I have yet to meet a mini-cab driver who knows where three of the major London streets are. For some inescapable reason they never appear to carry maps, so you find yourself directing them from the back seat, become distracted for a moment and then realise you are shooting off to Dover when you asked to be taken to Waterloo station. The other danger, now, is being gypped out of all your money as these mini-cab firms have hiked up their prices by around 30 per cent, blaming the congestion charge.

However, there has been something to get happy about. Scientists and doctors are now having doubts about whether organic food is good for you. This is of so tremendous a relief to me that I can hardly express my excitement and joy. For years I have been dragged into organic-food shops with their dowdy interiors and their peculiar smell of of weird pulses and grungy women. I never liked the look of the food either. Not only is it twice as expensive as non-organic produce hut much of it ought to have pride of place in a Hammer horror film.

The vegetables and fruit in particular look as if they are going to climb down from the shelves and attack the helpless shopper. The oranges are bruised, misshapen and often have a sort of bulbous protuberance somewhere about them. The apples are battered and the bananas almost black. The carrots and potatoes resemble mutants, and I refuse to discuss the beans out of simple good taste.

As for the soya milk they force upon one, it must be quite the most revolting drink in the world. I once went on an organic-only diet for a week and finished up with spots and blurred vision. Those women in the papers who claim to feel better afterwards are fibbing. I only felt better after my first drink — non-organic alcohol.

One of the ideas behind organic food was that it would help prevent cancer while treated food helped cause it. I suspect that treated food has actually kept down cancer rates rather than the opposite. What can be healthy about vegetables growing in insanitary conditions and got at by poisonous bugs? It is particularly irresponsible of some of these organophiles to suggest to cancer patients that they forgo conventional medical treatment entirely and drink organic vegetable-juice instead. To this date I know three people who have died following such a course. I am not claiming they wouldn't have copped it anyway but in a hospital they might have had more of a chance.

And do the organophiles believe that cancer did not exist before the 20th century? Probably the reason people died much younger than they do now is because they had no option but to eat organic food. In history books one is always coming across cases of young women and men with atrocious stomach complaints and fatal cancerous tumours. Middle-aged people suffered similarly. Consider poor Napoleon who died of stomach cancer. Too much organic brioche, perhaps? There were more incidents of food poisoning, too, and not merely among the poor. Local records show that numerous people died from what they ate and in country villages this cannot be attributed to murder.
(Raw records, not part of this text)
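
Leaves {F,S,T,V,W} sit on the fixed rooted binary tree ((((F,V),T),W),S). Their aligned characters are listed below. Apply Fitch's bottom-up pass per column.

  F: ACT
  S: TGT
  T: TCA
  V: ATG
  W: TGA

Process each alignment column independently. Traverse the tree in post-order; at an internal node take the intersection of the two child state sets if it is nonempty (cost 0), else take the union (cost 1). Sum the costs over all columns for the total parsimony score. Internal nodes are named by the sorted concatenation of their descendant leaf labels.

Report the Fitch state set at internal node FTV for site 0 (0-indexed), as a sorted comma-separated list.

FV@0: {A} ∩ {A} = {A} (intersection, +0)
FTV@0: {A} ∪ {T} = {A,T} (union, +1)
FTVW@0: {A,T} ∩ {T} = {T} (intersection, +0)
FSTVW@0: {T} ∩ {T} = {T} (intersection, +0)
FV@1: {C} ∪ {T} = {C,T} (union, +1)
FTV@1: {C,T} ∩ {C} = {C} (intersection, +0)
FTVW@1: {C} ∪ {G} = {C,G} (union, +1)
FSTVW@1: {C,G} ∩ {G} = {G} (intersection, +0)
FV@2: {T} ∪ {G} = {G,T} (union, +1)
FTV@2: {G,T} ∪ {A} = {A,G,T} (union, +1)
FTVW@2: {A,G,T} ∩ {A} = {A} (intersection, +0)
FSTVW@2: {A} ∪ {T} = {A,T} (union, +1)
per-site changes: [1, 2, 3]; total = 6

A,T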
Go back to the ancient world, particularly Rome, and start believing in the cock-up theory of history not the conspiracy one. Forget everything Robert Graves suggested about the Empress Livia poisoning her family, including Augustus (with figs) or Claudius being bumped off by his wife with a plate of treated mushrooms. The number of food-poisoning cases are indeed suspicious but were they really all assasinations? Could it have not been organic food? Having observed organic figs and mushrooms I would not be at all surprised.

I hope now that we can slowly have done with this silly fad and return to proper supermarkets with proper treated foods. Yes, treated with pesticides and preservatives and all those things that have kept us healthier than our ancestors and contributed to our glorious longevity.